The ethical issues arising from cloning give a hint about what a fundamental feature of an ethics for biotechnology might be. It simply cannot be an ethics that regulates scientific research from outside science itself, in the sense that it simply refuses to aknowledge the omnipresence of technoscientifical processes in the contemporary world, as moral theology as been attempting too, along with some trends of anti-technoscience philosophies inspired by such prominent thinkers as Martin Heidegger. The basic claims of onto-theo-anthropologism arise from the assumption that religious belief and theology suffice to predefine human nature regardless of individual experience that is deeply rooted in time and space, history and culture. Although not sharing the humanist vision of the former, Martin Heidegger also preconceives simbolic ability as the fundamental trait of the human individual with his concept of authenticity of Dasein's experience, who inhabits this world as a poet rather than a scientist and so heroically makes room for himself in the world. In this sense, moral theology enabled itself to ignore, for instance, the suffering of women in favor of respect for the pressuposed humanity of the embryo or the foetus, and Heidegger allowed himself to disregraded the victims of nazi Holocaust for not dying an heroic, that is, human, death, thus degrading their killing to the level of the processing of both living and dead bodies in a modern high-technology slaughterhouse rather than taking it for the truly human tragedy that it was. Both perspectives ignore the individual, and they do so not in what regards its uniqueness and autonomy, but - and this is what really is at stake here - in the fact that it is the individual the only one who can experience either pain and pleasure, misery or hapiness, and reacts and decides according to his or her own wellbeing and interests. Accordingly, excessiveness of individual claims can only be limited by considerations of respect for the equivalent wellbeing and interests of other individuals, not the wellbeing or the interests of abstract human nature or predefined authenticity.

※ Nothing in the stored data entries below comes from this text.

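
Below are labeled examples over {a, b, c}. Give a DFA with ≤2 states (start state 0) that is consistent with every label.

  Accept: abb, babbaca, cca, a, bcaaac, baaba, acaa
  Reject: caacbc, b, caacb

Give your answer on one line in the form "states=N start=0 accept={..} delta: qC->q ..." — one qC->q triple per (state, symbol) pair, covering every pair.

states=2 start=0 accept={0} delta: 0a->0 0b->1 0c->0 1a->0 1b->0 1c->1

Fold the examples into a partial DFA from state 0: repeatedly fix the first undefined (state, symbol) met by the shortest-then-alphabetical prefix, trying targets in increasing order and rejecting any under which an Accept and a Reject string meet in one state with the same remainder; add a state when all current targets are rejected. Accepting states are where Accept strings end.
a: 0a undefined. 0a->0: ok.
b: 0b undefined. 0b->0: no, abb/b meet in 0. Open state 1: 0b->1.
c: 0c undefined. 0c->0: ok.
ba: 1a undefined. 1a->0: ok.
bc: 1c undefined. 1c->0: no, cca/caacbc meet in 0. 1c->1: ok.
abb: 1b undefined. 1b->0: ok.
All examples now run through 2 states with every (state, symbol) defined. Accept strings end in {0}, Reject strings end in {1}; accept={0}.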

An ethics for the technological age, able to encompass biotechnological breakthroughs, cannot keep as its only task to evaluate and regulate biotechnological procedures and ends according to predefined patterns of good and evil, aiming to adjust all new biotechnological possibilities to a given concept of human nature whose unchangeability is both the horizon of all ethical judgement and the final accomplishment of applied ethics in the regulation of tecnhoscientifical action. Neither would such an ethics reduce itself to a mere profesional ethics or deontology of the scientific community, which is much to often to concerned with peer regulation interests than attentive to real human misery.

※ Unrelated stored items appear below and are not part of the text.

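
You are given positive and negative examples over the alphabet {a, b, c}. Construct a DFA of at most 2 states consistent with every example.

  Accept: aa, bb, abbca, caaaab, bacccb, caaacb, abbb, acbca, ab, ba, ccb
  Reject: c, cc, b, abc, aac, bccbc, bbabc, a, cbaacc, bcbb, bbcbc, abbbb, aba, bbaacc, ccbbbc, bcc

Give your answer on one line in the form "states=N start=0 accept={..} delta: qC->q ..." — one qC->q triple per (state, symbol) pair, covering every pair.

State merging on the prefix tree: take the shortest (then alphabetical) example prefix whose next move is undefined and point that move at state 0, else 1, else 2, ...; a target is out if some Accept/Reject pair would then sit in one state with the same input left (inseparable). If every existing state is out, open a new one.
a: 0a undefined. 0a->0: no, aa/a meet in 0. Open state 1: 0a->1.
b: 0b undefined. 0b->0: no, bb/b meet in 0. 0b->1: ok.
c: 0c undefined. 0c->0: no, ccb/b meet in 1. 0c->1: ok.
aa: 1a undefined. 1a->0: ok.
ab: 1b undefined. 1b->0: ok.
ac: 1c undefined. 1c->0: no, aa/cc meet in 0. 1c->1: ok.
All examples now run through 2 states with every (state, symbol) defined. Accept strings end in {0}, Reject strings end in {1}; accept={0}.

states=2 start=0 accept={0} delta: 0a->1 0b->1 0c->1 1a->0 1b->0 1c->1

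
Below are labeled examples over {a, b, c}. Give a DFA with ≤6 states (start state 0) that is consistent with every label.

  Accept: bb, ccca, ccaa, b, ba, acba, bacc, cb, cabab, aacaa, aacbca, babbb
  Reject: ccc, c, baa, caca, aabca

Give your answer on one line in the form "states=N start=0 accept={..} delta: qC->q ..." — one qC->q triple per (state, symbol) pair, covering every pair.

Fold the examples into a partial DFA from state 0: repeatedly fix the first undefined (state, symbol) met by the shortest-then-alphabetical prefix, trying targets in increasing order and rejecting any under which an Accept and a Reject string meet in one state with the same remainder; add a state when all current targets are rejected. Accepting states are where Accept strings end.
a: 0a undefined. 0a->0: ok.
b: 0b undefined. 0b->0: no, bb/baa meet in 0. Open state 1: 0b->1.
c: 0c undefined. 0c->0: no, ccca/ccc meet in 0. 0c->1: no, b/c meet in 1. Open state 2: 0c->2.
ba: 1a undefined. 1a->0: no, ba/baa meet in 0. 1a->1: no, b/baa meet in 1. 1a->2: no, ba/c meet in 2. Open state 3: 1a->3.
bb: 1b undefined. 1b->0: ok.
ca: 2a undefined. 2a->0: no, bb/caca meet in 0. 2a->1: ok.
cb: 2b undefined. 2b->0: ok.
cc: 2c undefined. 2c->0: ok.
baa: 3a undefined. 3a->0: no, bb/baa meet in 0. 3a->1: no, ccca/baa meet in 1. 3a->2: ok.
bab: 3b undefined. 3b->0: ok.
bac: 3c undefined. 3c->0: no, bacc/ccc meet in 2. 3c->1: ok.
cac: 1c undefined. 1c->0: no, bb/caca meet in 0. 1c->1: no, ba/caca meet in 3. 1c->2: no, ccca/caca meet in 1. 1c->3: ok.
All examples now run through 4 states with every (state, symbol) defined. Accept strings end in {0,1,3}, Reject strings end in {2}; accept={0,1,3}.

states=4 start=0 accept={0,1,3} delta: 0a->0 0b->1 0c->2 1a->3 1b->0 1c->3 2a->1 2b->0 2c->0 3a->2 3b->0 3c->1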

In this sense, I would say that one could reasonably expect that, maybe not for the first time ever, but surely for the first time in an unprecedented scale and with an ultimate relevance, bioethics might inflect the technoscientifical thrust - that not demiurgically control its unstoppable course - in that it would be instrumental in inspiring technoscientifical efforts to pursue research on cloning needed body parts instead of whole bodies.